Emanuel: It's hard to say how effective it is, but I've been very, very active with that. We have a sign in the office - my manager removed all the magazines and reading material in the office except this 4x6 poster explaining everything that I've told you. The patients had nothing else to read in the waiting room.

Many, many of my patients have told me about - or even sent me copies of - letters they've sent to the legislators and to the governor. But we're told the trial lawyers are putting a lot of money into defending the system as it is.

PPD: It seems unusual to see physicians fighting together for a cause.

Emanuel: It's very difficult to get doctors together to fight this. Family physicians have now joined our cause. Though they aren't paying the same high rates, they are affected because it's almost impossible for them to find specialists to refer their patients to.

We have been led to believe that we have federal laws hanging over us - that even if we discuss fees among two doctors we'll have a $350,000 antitrust fine and jail sentence. But doctors are getting together a lot more.

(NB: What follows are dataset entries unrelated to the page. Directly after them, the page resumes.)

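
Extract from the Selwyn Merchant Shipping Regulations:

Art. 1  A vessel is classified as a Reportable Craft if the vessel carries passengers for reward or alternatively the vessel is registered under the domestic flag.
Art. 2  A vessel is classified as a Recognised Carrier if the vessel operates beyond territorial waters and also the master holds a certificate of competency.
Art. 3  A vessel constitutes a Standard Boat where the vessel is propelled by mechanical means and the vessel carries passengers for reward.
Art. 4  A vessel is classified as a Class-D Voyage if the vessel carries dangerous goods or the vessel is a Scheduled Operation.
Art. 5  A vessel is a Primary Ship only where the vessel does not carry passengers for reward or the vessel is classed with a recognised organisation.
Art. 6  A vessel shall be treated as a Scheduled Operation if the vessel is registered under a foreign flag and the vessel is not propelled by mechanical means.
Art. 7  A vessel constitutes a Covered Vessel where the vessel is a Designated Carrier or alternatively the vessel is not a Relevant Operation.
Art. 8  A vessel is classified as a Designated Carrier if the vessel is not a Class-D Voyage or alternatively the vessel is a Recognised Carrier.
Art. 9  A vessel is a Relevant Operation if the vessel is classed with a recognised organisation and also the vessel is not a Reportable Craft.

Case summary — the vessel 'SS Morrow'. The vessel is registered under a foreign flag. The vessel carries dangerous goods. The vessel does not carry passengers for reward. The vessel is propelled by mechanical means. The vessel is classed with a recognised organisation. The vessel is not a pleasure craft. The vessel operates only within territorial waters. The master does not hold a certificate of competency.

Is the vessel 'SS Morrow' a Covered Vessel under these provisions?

article 6 — Scheduled Operation: [the vessel is registered under a foreign flag? yes] AND [the vessel is not propelled by mechanical means? no] → not satisfied.
article 4 — Class-D Voyage: [the vessel carries dangerous goods? yes] OR [Scheduled Operation (article 6)? no] → satisfied.
article 2 — Recognised Carrier: [the vessel operates beyond territorial waters? no] AND [the master holds a certificate of competency? no] → not satisfied.
article 8 — Designated Carrier: [not a Class-D Voyage (article 4)? no] OR [Recognised Carrier (article 2)? no] → not satisfied.
article 1 — Reportable Craft: [the vessel carries passengers for reward? no] OR [the vessel is registered under the domestic flag? no] → not satisfied.
article 9 — Relevant Operation: [the vessel is classed with a recognised organisation? yes] AND [not a Reportable Craft (article 1)? yes] → satisfied.
article 7 — Covered Vessel: [Designated Carrier (article 8)? no] OR [not a Relevant Operation (article 9)? no] → not satisfied.

No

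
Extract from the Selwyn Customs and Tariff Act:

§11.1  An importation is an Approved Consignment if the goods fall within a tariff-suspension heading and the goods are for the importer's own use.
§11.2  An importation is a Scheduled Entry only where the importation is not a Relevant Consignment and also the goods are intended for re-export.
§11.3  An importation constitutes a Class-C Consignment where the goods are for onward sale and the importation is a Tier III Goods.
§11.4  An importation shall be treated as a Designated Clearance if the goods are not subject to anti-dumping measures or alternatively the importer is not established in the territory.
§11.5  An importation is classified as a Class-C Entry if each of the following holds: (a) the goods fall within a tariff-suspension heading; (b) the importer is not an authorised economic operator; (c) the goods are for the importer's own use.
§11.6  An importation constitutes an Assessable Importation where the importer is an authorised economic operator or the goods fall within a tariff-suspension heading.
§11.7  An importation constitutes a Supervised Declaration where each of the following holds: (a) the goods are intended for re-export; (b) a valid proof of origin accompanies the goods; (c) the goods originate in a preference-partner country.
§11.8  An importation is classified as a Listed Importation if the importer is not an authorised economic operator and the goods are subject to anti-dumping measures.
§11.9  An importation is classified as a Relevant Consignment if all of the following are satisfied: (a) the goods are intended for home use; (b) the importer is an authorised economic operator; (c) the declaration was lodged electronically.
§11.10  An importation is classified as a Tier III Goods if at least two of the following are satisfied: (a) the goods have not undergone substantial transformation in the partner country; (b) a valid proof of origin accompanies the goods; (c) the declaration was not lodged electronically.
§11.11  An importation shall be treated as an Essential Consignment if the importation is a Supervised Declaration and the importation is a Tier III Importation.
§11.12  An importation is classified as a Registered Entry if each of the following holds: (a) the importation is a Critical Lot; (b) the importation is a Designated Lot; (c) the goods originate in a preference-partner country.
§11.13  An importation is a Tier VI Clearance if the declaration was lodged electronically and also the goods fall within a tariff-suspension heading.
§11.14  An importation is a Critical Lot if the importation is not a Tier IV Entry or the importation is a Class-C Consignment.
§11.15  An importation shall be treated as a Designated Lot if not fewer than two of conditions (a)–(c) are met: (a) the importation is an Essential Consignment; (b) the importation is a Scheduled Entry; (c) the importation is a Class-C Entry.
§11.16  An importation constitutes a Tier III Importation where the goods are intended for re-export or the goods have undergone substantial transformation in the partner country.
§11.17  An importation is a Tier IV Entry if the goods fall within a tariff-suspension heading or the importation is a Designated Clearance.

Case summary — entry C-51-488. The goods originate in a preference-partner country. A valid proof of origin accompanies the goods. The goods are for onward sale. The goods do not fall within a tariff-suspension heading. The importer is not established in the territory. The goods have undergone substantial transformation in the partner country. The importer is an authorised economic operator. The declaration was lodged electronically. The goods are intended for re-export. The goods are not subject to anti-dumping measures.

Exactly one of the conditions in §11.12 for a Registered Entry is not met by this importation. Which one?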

We're getting several hundred, even a thousand or so, to go to Harrisburg. Of course, the first time we did it five years ago, 2,000 doctors took a day off and went to the capital. The Philadelphia press covered it by asking the head of the Philadelphia Bar Association what she thought of the doctors' march on Harrisburg. She replied, "Oh, you mean the Millionaire Man's March on Harrisburg." That sort of deflated us a bit. It's not true, and our intentions weren't made clear.

We have a lot of CEOs in this area - even CEOs of hospitals - that have been taking million dollar salaries. I think the public thinks physicians are making the same thing. It's far from the truth. We feel like we have nobody on our side.

We are the only ones who are really for the people, looking out for their best interests, and we're the ones being beaten on the most.